Remove duplicates from an array without using a hash table

Removing duplicates in place, preserving the existing list order, in quadratic time:

 for (var i = 0; i < list.length; i++) { for (var j = i + 1; j < list.length;) { if (list[i] == list[j]) { list.splice(j, 1); } else { j++; } } } 

The trick is to start the inner loop at i + 1 and not increase the inner counter when deleting an element.

JavaScript code, splice(x, 1) removes an element in x .

If saving an order is not a problem, you can do it faster:

 list.sort(); for (var i = 1; i < list.length;) { if (list[i] == list[i - 1]) { list.splice(i, 1); } else { i++; } } 

which is linear unless you count the sort you owe, so it has a sort order - in most cases n × log (n).

In functional languages, you can combine sorting and unification (is this the real word?) In one go. Take the standard quick sort algorithm:

 - Take the first element of the input (x) and the remaining elements (xs) - Make two new lists - left: all elements in xs smaller than or equal to x - right: all elements in xs larger than x - apply quick sort on the left and right lists - return the concatenation of the left list, x, and the right list - PS quick sort on an empty list is an empty list (don't forget base case!) 

If you only need unique entries, replace

left: all elements in xs smaller than or equal to x

from

left: all elements in xs smaller than x

This is a one-pass O (n log n) algorithm.

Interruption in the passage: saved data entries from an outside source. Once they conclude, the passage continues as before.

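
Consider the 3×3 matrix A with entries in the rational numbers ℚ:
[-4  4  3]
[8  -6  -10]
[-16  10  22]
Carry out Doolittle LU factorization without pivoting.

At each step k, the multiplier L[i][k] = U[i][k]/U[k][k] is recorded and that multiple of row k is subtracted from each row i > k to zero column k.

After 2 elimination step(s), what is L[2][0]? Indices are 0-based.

L[2][0] = 4

k=0: U[0][0]=-4
  eliminate (1,0): mult=-2, new row 1: (0, 2, -4); set L[1][0]=-2
  eliminate (2,0): mult=4, new row 2: (0, -6, 10); set L[2][0]=4
k=1: U[1][1]=2
  eliminate (2,1): mult=-3, new row 2: (0, 0, -2); set L[2][1]=-3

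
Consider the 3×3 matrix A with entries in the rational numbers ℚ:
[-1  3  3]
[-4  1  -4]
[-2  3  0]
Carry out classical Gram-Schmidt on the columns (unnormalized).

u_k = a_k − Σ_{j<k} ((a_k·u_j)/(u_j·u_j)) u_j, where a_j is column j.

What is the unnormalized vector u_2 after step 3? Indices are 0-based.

u_2 = (18/23, 27/115, -99/115)

Step 1: u_0 = a_0 = (-1, -4, -2).
Step 2: u_1 = a_1 − (-13/21)·u_0 = (50/21, -31/21, 37/21).
Step 3: u_2 = a_2 − (13/21)·u_0 − (137/115)·u_1 = (18/23, 27/115, -99/115).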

An example implementation in F #:

 let rec qsort = function | [] -> [] | x::xs -> let left,right = List.partition (fun el -> el <= x) xs qsort left @ [x] @ qsort right let rec qsortu = function | [] -> [] | x::xs -> let left = List.filter (fun el -> el < x) xs let right = List.filter (fun el -> el > x) xs qsortu left @ [x] @ qsortu right 

And the test is interactive:

 > qsortu [42;42;42;42;42];; val it : int list = [42] > qsortu [5;4;4;3;3;3;2;2;2;2;1];; val it : int list = [1; 2; 3; 4; 5] > qsortu [3;1;4;1;5;9;2;6;5;3;5;8;9];; val it : int list = [1; 2; 3; 4; 5; 6; 8; 9] 

Since the question of the interview usually requires the interviewer to be asked about the problems.

If alternative storage is not allowed (this is valid O (1) storage, in which you are likely to use some counters / pointers), it seems obvious that a destructive operation is expected, it might be worth pointing to the interviewer.

Now the real question is: do you want to keep the relative order of the elements? those. Should this operation be stable?

Stability greatly affects the available algorithms (and therefore complexity).

The most obvious choice is to list “Sort Algorithms,” after all, once the data is sorted, it's pretty easy to get unique items.

But if you want stability, you cannot sort the data (since you could not get the “correct” order back), and so I wonder if it is solvable less than O (N ** 2) if stability is involved.